Branche: Mittelständischer Automobilhandel & Servicebetrieb (Autohaus-Gruppe)

Flottengröße / Bestand: Ca. 200 teil- und vollelektrische Fahrzeuge im aktiven Bestand & Kundenumschlag.

Technische Ausgangslage: Begrenzte Netzkapazität (160 kW); PV-Anlage mit nur ca. 50 % Eigenverbrauchsquote.

Herausforderung: Steigender Ladebedarf bei Probefahrten und Fahrzeugübergaben drohte das Netz zu überlasten und extreme Leistungsspitzen-Kosten (Leistungspreis-Netzentgelte) auszulösen.

Ganzheitliche stromify-Lösung: Zurückstellen der Beschaffungsoptimierung bis zur Etablierung des neuen Lastprofils.

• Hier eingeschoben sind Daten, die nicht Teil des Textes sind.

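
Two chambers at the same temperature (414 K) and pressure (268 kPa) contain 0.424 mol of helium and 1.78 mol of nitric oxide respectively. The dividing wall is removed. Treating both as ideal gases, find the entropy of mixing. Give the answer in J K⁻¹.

Mole fractions: x_A = 0.424/2.2 = 0.192, x_B = 0.808.
ΔS_mix = −R(n_A ln x_A + n_B ln x_B) = −8.314 × (0.424 ln 0.192 + 1.78 ln 0.808) = 8.97 J/K.

ΔS_mix = 8.97 J/K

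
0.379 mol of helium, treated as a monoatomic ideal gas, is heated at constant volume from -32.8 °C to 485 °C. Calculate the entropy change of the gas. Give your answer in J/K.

In kelvin: T₁ = 240.35 K, T₂ = 758.15 K. At constant volume, ΔS = nC_V ln(T₂/T₁) with C_V = 3R/2 = 12.47 J mol⁻¹ K⁻¹.
ΔS = 0.379 × 12.47 × ln(758.15/240.35) = 5.43 J/K.

ΔS = 5.43 J/K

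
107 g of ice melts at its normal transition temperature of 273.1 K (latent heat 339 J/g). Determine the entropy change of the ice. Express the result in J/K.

ΔS = 133 J/K

Heat absorbed by the substance: Q = mL = 107 × 339 = 36273 J.
At constant T, ΔS = Q_rev/T = 36273 / 273.1 = 133 J/K.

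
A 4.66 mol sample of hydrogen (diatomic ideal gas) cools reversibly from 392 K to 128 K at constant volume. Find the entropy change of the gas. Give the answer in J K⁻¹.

At constant volume, ΔS = nC_V ln(T₂/T₁) with C_V = 5R/2 = 20.79 J mol⁻¹ K⁻¹.
ΔS = 4.66 × 20.79 × ln(128/392) = -108 J/K.

ΔS = -108 J/K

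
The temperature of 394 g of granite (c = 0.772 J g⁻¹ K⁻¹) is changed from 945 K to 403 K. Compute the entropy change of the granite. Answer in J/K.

ΔS = -259 J/K

ΔS = ∫dQ_rev/T = m c ln(T₂/T₁) = 394 × 0.772 × ln(403/945) = -259 J/K.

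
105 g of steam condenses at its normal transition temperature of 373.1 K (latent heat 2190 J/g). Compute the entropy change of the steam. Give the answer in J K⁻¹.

ΔS = -616 J/K

Heat released by the substance: Q = −mL = −105 × 2190 = −229950 J.
At constant T, ΔS = Q_rev/T = −229950 / 373.1 = -616 J/K.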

Technische Beratung, Ausschreibung von Speicher-Ladesystemen, Fördermittelakquise und anschließend dynamische Energiebeschaffung.

Kundenergebnis

  • 50.000 € Direktförderung über die BMM-Breitenförderung.

  • 400 kW DC-Schnellladeleistung trotz Beschränkung auf den bestehenden 160 kW Hausanschluss

    (Vermeidung von 6-stelligen Netzausbau-Kosten).

  • Vermeidung von 8.000 € bis 31.000 €/Jahr an zusätzlichen Leistungspreis-Netzentgelten durch integrierte Batterie-Pufferung (max. ca. 5.000 €/Jahr verbleibende Peak-Kosten).

  • Signifikante Steigerung der PV-Eigenverbrauchsquote durch direkte Zwischenspeicherung von Solarstrom für die Fahrzeugflotte.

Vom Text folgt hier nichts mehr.